SAN DIEGO, March 13, 2023 (GLOBE NEWSWIRE) —
The Class: Robbins LLP reminds investors that a shareholder filed a class action on behalf of all persons or entities that purchased or otherwise acquired Catalent, Inc. (NYSE: CTLT) securities between August 30, 2021 and October 31, 2022, for violations of the Securities Exchange Act of 1934. Catalent provides development and manufacturing solutions for drugs, protein-based biologics, cell and gene therapies, vaccines, and consumer health products at its over fifty facilities around the globe.
What Now: Similarly situated shareholders may be eligible to participate in the class action against Catalent. Shareholders who want to act as lead plaintiff for the class must file their papers by April 25, 2023. A lead plaintiff is a representative party acting on behalf of other class members in directing the litigation. You do not have to participate in the case to be eligible for a recovery. For more information, click here.
All representation is on a contingency fee basis. Shareholders pay no fees or expenses.
What is this Case About: Catalent, Inc. (CTLT) Artificially Inflated Revenues Through Fraudulent Accounting
According to the complaint, during the class period, defendants reported growing revenues and assured investors that customer demand remained strong. Unbeknownst to investors, defendants artificially inflated Catalent’s revenues through fraudulent accounting and channel stuffing schemes to mislead investors into believing that Catalent was generating sustainable revenue growth. Defendants’ fraud caused Catalent stock to trade at a record high of $142.64 per share on September 9, 2021, and an average closing price of approximately $108.00 per share during the class period. However, as the truth of Catalent’s wrongdoing was revealed, the stock price fell to $44.90 on November 2, 2022, a more than 68 percent decline.
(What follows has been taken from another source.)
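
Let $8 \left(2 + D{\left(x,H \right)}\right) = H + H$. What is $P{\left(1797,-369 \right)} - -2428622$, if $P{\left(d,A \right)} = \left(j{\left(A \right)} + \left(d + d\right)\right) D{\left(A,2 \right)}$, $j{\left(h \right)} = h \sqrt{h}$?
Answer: $2423231 + \frac{3321 i \sqrt{41}}{2} \approx 2.4232 \cdot 10^{6} + 10632.0 i$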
During the class period, defendants failed to disclose that: (i) Catalent materially overstated its revenue and earnings by prematurely recognizing revenue in violation of U.S. Generally Accepted Accounting Principles (“GAAP”); (ii) Catalent had material weaknesses in its internal control over financial reporting related to revenue recognition; (iii) Catalent falsely represented demand for its products while it knowingly sold more product to its direct customers than could be sold to healthcare providers and end consumers; and (iv) Catalent disregarded regulatory rules at key production facilities in order to rapidly produce excess inventory that was used to pad the Company’s financial results through premature revenue recognition in violation of GAAP and/or stuffing its direct customers with this excess inventory.